Mas o que falta para o direito à licença maternidade das atletas passar a ser reconhecido por aqui? Para os especialistas, a resposta está em uma mudança na legislação e de mentalidade, já que o futebol feminino ainda é muito menosprezado e com menos importância que o masculino.
“Do ponto de vista interno, no Brasil, em qualquer espécie de trabalho, as mulheres têm direito a licença maternidade, garantido pelo art. 7, XVIII, da CF/88 e arts. 391 a 392 da CLT. A Lei Pelé está vazia sobre o trabalho desportivo e está superada tanto pela falta de normas específicas, quanto por disposições desconexas com a realidade. Há anos defendemos em nossas escritas a existência de uma lei específica somente para o Trabalho Desportivo, como existe em Portugal, Espanha, Itália, etc. Só assim, podemos resolver esta acomodação devida a mulher em decorrência de sua gestação”, explica Rafael Ramos.
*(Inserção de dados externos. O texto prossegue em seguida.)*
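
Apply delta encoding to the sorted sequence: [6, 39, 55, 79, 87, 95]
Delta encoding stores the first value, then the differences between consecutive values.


First value: 6
Deltas:
  39 - 6 = 33
  55 - 39 = 16
  79 - 55 = 24
  87 - 79 = 8
  95 - 87 = 8


Delta encoded: [6, 33, 16, 24, 8, 8]


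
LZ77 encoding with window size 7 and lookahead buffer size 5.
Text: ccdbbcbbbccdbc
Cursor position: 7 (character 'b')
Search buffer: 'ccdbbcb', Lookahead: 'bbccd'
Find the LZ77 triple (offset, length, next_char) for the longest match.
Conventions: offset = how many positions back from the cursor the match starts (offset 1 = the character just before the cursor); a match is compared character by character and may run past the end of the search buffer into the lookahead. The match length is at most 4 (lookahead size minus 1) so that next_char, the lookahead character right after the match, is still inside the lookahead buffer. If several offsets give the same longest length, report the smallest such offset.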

“Aqui estamos distantes porque infelizmente na nossa cultura o futebol feminino apenas nasceu na década de 1980, quando deixou de ser proibido. A modalidade é vista como um apenso do departamento de base masculino e não como um departamento próprio”, afirma Higor.
O advogado também cita os clubes como um dos responsáveis pela falta de desenvolvimento do futebol feminino. “Eles tratam as jogadoras como amadores, não registrando a Carteira de Trabalho e Previdência Social lhe subtraindo os direitos trabalhistas e previdenciários. Se os clubes tratassem as atletas como profissionais bastaria a aplicação das leis trabalhistas e previdenciárias para garantir que todas tenham o necessário direito a uma gestação protegida legalmente”, conta Higor.
“A discriminação do esporte brasileiro é tanta, que as atletas mulheres são reprimidas para não engravidar. No geral, as jogadoras sentem muito medo de perder a carreira atlética com uma gestão inesperada ou até mesmo planejada. A falta de uma Lei específica sobre o Trabalho Desportivo, que preveja, dentre outras questões, o direito de a mulher atleta profissional engravidar, ter acesso a efetiva licença maternidade e estabilidade provisória, acaba por restringir-lhe acentuadamente o acesso aos direitos laborais gravídicos”, finaliza Rafael Ramos.
A decisão da Inglaterra deverá pressionar as outras ligas e principalmente a Fifa, entidade máxima do futebol, para que tomem medidas no mesmo sentido.